# Hopper porn



## dwalsh1 (Mar 3, 2010)

The latest addition to my counter is a glass hopper supplied by Dave. I love this piece of kit. Can't stop polishing it.


----------



## glevum (Apr 4, 2013)

Just stunning....


----------



## coffeechap (Apr 5, 2012)

Absolutey beautiful, but i must say i am a little dissapointed at that naff tamp dude!!!!


----------



## Glenn (Jun 14, 2008)

This café (I really mean home...) setup is amazing.


----------



## dwalsh1 (Mar 3, 2010)

HaHa I know but the pic was nice.



coffeechap said:


> Absolutey beautiful, but i must say i am a little dissapointed at that naff tamp dude!!!!


----------



## bubbajvegas (Jan 26, 2013)

Very nice Den


----------



## GS11 (Feb 20, 2013)

Wow looking fantastic


----------



## coffeechap (Apr 5, 2012)

i think jenns at torrs work is something really special, it does look lush Den, think i might have to get one for my royal project!!


----------



## gmason (Aug 9, 2012)

Bit of a class act with all that polished chrome and glass.
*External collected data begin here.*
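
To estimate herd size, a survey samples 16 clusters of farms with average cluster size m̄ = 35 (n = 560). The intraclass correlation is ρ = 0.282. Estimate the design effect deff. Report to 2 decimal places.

deff = 1 + (35 − 1)·0.282 = 1 + 9.588 = 10.588.

10.59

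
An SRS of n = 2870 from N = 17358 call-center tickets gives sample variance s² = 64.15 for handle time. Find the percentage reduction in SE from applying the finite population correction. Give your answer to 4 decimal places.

f = n/N = 2870/17358 = 0.16534163.
SE_no-fpc = √(s²/n) = 0.14950557; SE_fpc = √((1−f)s²/n) = 0.13658775.
Ratio = √(1−f) = 0.91359639. Reduction = 100·(1 − 0.91359639) = 8.6404%.

8.6404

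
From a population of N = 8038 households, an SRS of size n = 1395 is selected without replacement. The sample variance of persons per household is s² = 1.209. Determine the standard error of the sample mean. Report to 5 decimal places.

0.02676

Under SRS without replacement, Var(ȳ) = (1 − f)·s²/n with f = n/N = 1395/8038 = 0.17355063.
Var(ȳ) = (1 − 0.17355063)·1.209/1395 = 0.82644937·8.6666667 × 10^-4 = 7.1625612 × 10^-4.
SE(ȳ) = √(7.1625612 × 10^-4) = 0.02676.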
Very impressive. I can see kitchen coffee corners being reworked this weekend...


----------



## MarkyP (Jan 10, 2013)

That is lovely!

I bet you're really happy!

Sent from my iPhone using Tapatalk - now Free


----------



## dwalsh1 (Mar 3, 2010)

Very happy thanks



MarkyP said:


> That is lovely!
> 
> I bet you're really happy!
> 
> Sent from my iPhone using Tapatalk - now Free


----------